Breaking Up Tax-Free: Mastering Section 355 Spin-offs and Divestitures
Under the general rules, if a corporation distributes the stock of a subsidiary to its shareholders, it is treated as a taxable dividend. Section 355 provides a powerful exception that allows for "Tax-Free" divestitures. If a corporation meets the strict "Active Trade or Business" (ATB) tests and has a valid business purpose, it can spin off a division or a subsidiary into a separate company without the corporation or the shareholders paying a single dollar in tax. This is the primary tool used by public companies to "unlock value" and by private companies to resolve shareholder disputes. Our Corporate Advisory Group specializes in navigating the five-year history requirements of Section 355.
The Five-Year Active Trade or Business Rule
To qualify for Section 355, both the distributing corporation and the spun-off subsidiary must have been engaged in an "Active Trade or Business" for at least five years before the distribution.
Crucially, neither business can have been acquired in a taxable transaction during that five-year window. We provide the forensic operational audits needed to prove that each division was a real business with its own employees and management. We also help families navigate the "Split-Off"—where one shareholder takes the parent and the other takes the subsidiary—terminating their partnership tax-free.
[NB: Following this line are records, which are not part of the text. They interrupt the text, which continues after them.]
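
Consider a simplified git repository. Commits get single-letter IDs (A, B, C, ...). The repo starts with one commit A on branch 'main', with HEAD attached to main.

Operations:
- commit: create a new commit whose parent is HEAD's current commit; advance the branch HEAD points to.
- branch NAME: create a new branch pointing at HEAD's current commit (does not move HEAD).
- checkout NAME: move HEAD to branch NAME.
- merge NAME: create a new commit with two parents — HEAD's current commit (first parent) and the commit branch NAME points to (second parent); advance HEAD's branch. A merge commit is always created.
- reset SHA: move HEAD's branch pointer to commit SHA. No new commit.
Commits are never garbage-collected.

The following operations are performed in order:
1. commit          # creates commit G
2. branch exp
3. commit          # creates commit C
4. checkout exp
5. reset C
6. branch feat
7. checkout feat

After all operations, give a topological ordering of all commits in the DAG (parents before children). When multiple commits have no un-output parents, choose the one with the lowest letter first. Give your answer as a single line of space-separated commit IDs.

After op 1 (commit): HEAD=main@G [main=G]
After op 2 (branch): HEAD=main@G [exp=G main=G]
After op 3 (commit): HEAD=main@C [exp=G main=C]
After op 4 (checkout): HEAD=exp@G [exp=G main=C]
After op 5 (reset): HEAD=exp@C [exp=C main=C]
After op 6 (branch): HEAD=exp@C [exp=C feat=C main=C]
After op 7 (checkout): HEAD=feat@C [exp=C feat=C main=C]
commit A: parents=[]
commit C: parents=['G']
commit G: parents=['A']

Answer: A G C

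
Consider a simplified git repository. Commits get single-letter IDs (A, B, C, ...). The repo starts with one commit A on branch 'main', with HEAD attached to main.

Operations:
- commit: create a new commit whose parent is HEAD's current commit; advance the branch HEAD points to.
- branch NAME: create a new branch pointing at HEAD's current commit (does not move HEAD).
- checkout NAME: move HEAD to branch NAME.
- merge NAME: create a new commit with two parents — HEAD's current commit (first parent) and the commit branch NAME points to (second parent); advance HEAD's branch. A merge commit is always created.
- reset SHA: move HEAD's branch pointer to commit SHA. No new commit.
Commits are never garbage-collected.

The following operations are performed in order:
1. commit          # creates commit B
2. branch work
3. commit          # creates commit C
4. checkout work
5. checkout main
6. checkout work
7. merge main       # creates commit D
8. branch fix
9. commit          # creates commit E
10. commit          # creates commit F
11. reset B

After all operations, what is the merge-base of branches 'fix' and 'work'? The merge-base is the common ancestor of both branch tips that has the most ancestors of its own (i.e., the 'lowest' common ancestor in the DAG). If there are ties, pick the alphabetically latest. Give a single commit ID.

Answer: B

Derivation:
After op 1 (commit): HEAD=main@B [main=B]
After op 2 (branch): HEAD=main@B [main=B work=B]
After op 3 (commit): HEAD=main@C [main=C work=B]
After op 4 (checkout): HEAD=work@B [main=C work=B]
After op 5 (checkout): HEAD=main@C [main=C work=B]
After op 6 (checkout): HEAD=work@B [main=C work=B]
After op 7 (merge): HEAD=work@D [main=C work=D]
After op 8 (branch): HEAD=work@D [fix=D main=C work=D]
After op 9 (commit): HEAD=work@E [fix=D main=C work=E]
After op 10 (commit): HEAD=work@F [fix=D main=C work=F]
After op 11 (reset): HEAD=work@B [fix=D main=C work=B]
ancestors(fix=D): ['A', 'B', 'C', 'D']
ancestors(work=B): ['A', 'B']
common: ['A', 'B']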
Our advisory ensures that your corporate "breakup" is defensible against IRS agents who look for "Device" transactions (where a spin-off is used to hide a disguised dividend).
The "Business Purpose" and "Continuity of Interest" tests
Unlike a simple merger, a Section 355 spin-off must be driven by a non-tax business purpose, such as satisfying a lender\'s requirement, resolving a shareholder feud, or focusing management resources.
Furthermore, the shareholders must maintain a "Continuity of Interest" in both companies for a period following the spin. A quick sale of either company after the spin-off can retroactively disqualify the entire tax-free nature of the deal. We architect "Spin-off Narratives" and coordinate post-spin merger protections (such as Morris Trust transactions) to ensure that your long-term strategic goals don\'t create an immediate $100M tax liability. Our goal is to ensure that your corporate architecture is legally optimized for separation and independent growth.